Je ne dîne pas au salon du personnel. Trop débordée. Je m’installe à mon bureau pour manger.

Mon corrigé de maths en guise de napperon. Chic!

Je pense à Olivier. Retards, devoir non fait...

Ce n’est pas mon élève.

Comme si je faisais un casse-tête, je prends les quatre ou cinq derniers jours un par un. Morceau par morceau. L’image prend forme.

Ma surveillance de lundi. Olivier-le-sportif-souriant-toujours-partant n’avait pas joué au soccer avec sa gang cette récré-là.

Ça me revient.

Il était resté tout seul. Adossé au mur de l’école, capuchon sur la tête. Renfrogné.

J’ai voulu aller discuter avec lui, mais en marchant dans sa direction, j’ai été interceptée: conflit majeur au jeu de tag.

J’y ai passé la récréation au complet :

1. Tenter de comprendre la chicane, latente depuis quelques récréations.

2. Identifier le «vrai» tricheur.

3. Trouver une solution.

Cette image de lui, combinée aux retards de cette semaine et au devoir non fait de ce matin, me confirme que quelque chose ne va pas.

Un bagage d’émotions

C’est une analogie un peu facile, mais dans leur sac d’école, les enfants ne traînent pas que le poids de leurs cahiers. Aussi (et surtout) celui de leurs inquiétudes, leurs peines.

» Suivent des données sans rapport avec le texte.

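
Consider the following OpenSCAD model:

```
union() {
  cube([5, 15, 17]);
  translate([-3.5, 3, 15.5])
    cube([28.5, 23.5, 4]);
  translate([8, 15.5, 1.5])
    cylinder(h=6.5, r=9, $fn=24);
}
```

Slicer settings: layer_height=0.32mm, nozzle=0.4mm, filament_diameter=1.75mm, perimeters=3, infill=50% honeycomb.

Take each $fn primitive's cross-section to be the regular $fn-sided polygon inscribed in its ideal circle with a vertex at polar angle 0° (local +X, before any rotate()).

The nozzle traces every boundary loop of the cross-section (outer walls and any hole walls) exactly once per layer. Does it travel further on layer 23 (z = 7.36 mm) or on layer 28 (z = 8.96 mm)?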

Qu’ils communiquent parfois clairement. D’autres fois moins. Selon leur tempérament.

Ou la sorte de douleur.

Qu’est-ce qui se cache dans le sac d’Olivier?

Ça prend plusieurs paires de lunettes pour être prof. Et des antennes aussi. Puissantes. Pour lire à l’intérieur de tous les enfants. Pour les sentir.

Quand les canaux du cœur et de la tête sont bloqués, j’enseigne dans le beurre.

Je dois identifier ce qui interfère le signal.

Chercher à comprendre

Je ne surveillais pas sur la cour cet après-midi, mais je suis allée rejoindre Olivier. Il était encore tout seul.

J’ai creusé. Rien. Juste des yeux tristes et un menton tremblotant.

En fin de journée, j’ai appelé sa mère. Long silence lorsqu’elle entend ma voix. Puis, des sanglots. Sonores. Trop gros pour être étouffés.

J’arrive à peine à comprendre ce que me dit Maman-Olivier, me répétant qu’elle est désolée de me pleurer comme ça dans le creux l’oreille.

Honteuse de cette proximité subite avec la prof de son fils.

Puis, LA phrase finit par sortir...

Papa-Olivier et Maman-Oliver se séparent.

Émue et touchée, je tente d’être aussi enveloppante que possible. Je termine en la rassurant: j’aurai son garçon à l’œil.

Lui porterai une attention particulière. D’autant que j’ai maintenant la clé pour ouvrir son sac.

Et donc, mieux comprendre ses réactions. Puis intervenir différemment.

Lunettes adaptées. Antennes enlignées.